UNSPOKEN OBJECTION No. 2 – You Won’t Get Along With Younger Members of the Team
If I had $1 for every time I have heard this as a reason for not hiring an older applicant, I would be rich!
Give an example of a time when you formed a friendship with somebody much younger than you and built a great working relationship.
Older people tend to have more in common with older people, that much is obvious. But that does not stop older people from working well in multi generational teams (something that employers are beginning to see the benefit of more and more). A great way to convince an interviewer that you will work well with younger team members is to give an example of a time when you formed a friendship with somebody much younger than you and built a great working relationship together.

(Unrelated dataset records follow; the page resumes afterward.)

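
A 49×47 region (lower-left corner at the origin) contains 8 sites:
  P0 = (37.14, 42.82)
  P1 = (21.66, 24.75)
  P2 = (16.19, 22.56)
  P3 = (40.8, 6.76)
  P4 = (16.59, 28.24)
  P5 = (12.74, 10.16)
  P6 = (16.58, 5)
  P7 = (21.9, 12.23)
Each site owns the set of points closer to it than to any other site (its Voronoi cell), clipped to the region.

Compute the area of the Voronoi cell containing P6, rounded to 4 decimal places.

Area of P6's cell: 128.3515

1. box [0,49]×[0,47]: [(0, 0) (49, 0) (49, 47) (0, 47)]
2. ⊥bis P6·P0 via (26.86,23.91): [(0, 38.5118) (0, 0) (49, 0) (49, 11.8741)]  |A|=1234.4551
3. ⊥bis P6·P1 via (19.12,14.875): [(0, 19.793) (0, 0) (49, 0) (49, 7.1894)]  |A|=661.0679
4. ⊥bis P6·P2 via (16.385,13.78): [(22.8214, 13.9229) (0, 13.4161) (0, 0) (49, 0) (49, 7.1894)]  |A|=588.3036
5. ⊥bis P6·P3 via (28.69,5.88): [(28.2062, 12.5379) (22.8214, 13.9229) (0, 13.4161) (0, 0) (29.1173, 0)]  |A|=388.9123
6. ⊥bis P6·P4 via (16.585,16.62): [(28.2062, 12.5379) (22.8214, 13.9229) (0, 13.4161) (0, 0) (29.1173, 0)]  |A|=388.9123
7. ⊥bis P6·P5 via (14.66,7.58): [(28.2062, 12.5379) (23.0904, 13.8538) (4.4744, 0) (29.1173, 0)]  |A|=202.1699
8. ⊥bis P6·P7 via (19.24,8.615): [(29.0139, 1.4232) (17.6364, 9.795) (4.4744, 0) (29.1173, 0)]  |A|=128.3515
9. canonical 4-gon: [(29.0139, 1.4232) (17.6364, 9.795) (4.4744, 0) (29.1173, 0)]
10. shoelace: 128.3515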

If you can really make the point that you can give the employer all of your wonderful experience while engaging and communicating with rest of the team, that will really help to put the interviewer’s mind at ease.
UNSPOKEN OBJECTION No. 3 – You Are Stuck in Your Ways
A common misconception is that boomers are not open to learning new things.
In my experience, interviewers automatically jump on the ‘you can’t teach an old dog new tricks’ bandwagon when considering boomer candidates. To combat this, offer up some examples of what you have recently learned. This doesn’t have to be wor- related. Try and demonstrate that you have not reached an intellectual plateau and that you can easily pick up new things quickly.
UNSPOKEN OBJECTION No. 4 – You Are Too Expensive
Inevitably, the most experienced workers in the workforce are often the most costly.
Remember that you are competing with other candidates who will be a LOT less expensive than you in terms of salary. The best thing you can do to handle this, in my experience, is to state your openness and flexibility (to an extent!) when it comes to your salary requirements. I have lost count of the amount of time I have seen boomers lose out on a job simply because they were unwilling to lower their salary requirements.
UNSPOKEN OBJECTION No. 5 – You Are Too Negative
Now this may come as a shock to you, but there are a huge amount of boomers who have a very negative outlook when it comes to life in general!
This can be a huge red flag for any interviewer. It is your negativity that stopped you getting the job, not your age. Try and be as upbeat as you can and avoid telling negative stories during an interview. Smile and try and steer your answers in a positive direction! Also, reiterate your openness to trying new ways of working. This, in itself, can leave a hugely positive impression in the minds of the interviewer.
The only way to deal with these unspoken objections is head on.
You need to get them into the conversation somehow, whether in a face-to-face interview or over the phone. Tick them off in your mind one by one as you go along. If you manage this, you will have done as much as is humanly possible to erase the negative self-talk that exists in the mind of the interviewer and improve your chances of landing the job exponentially.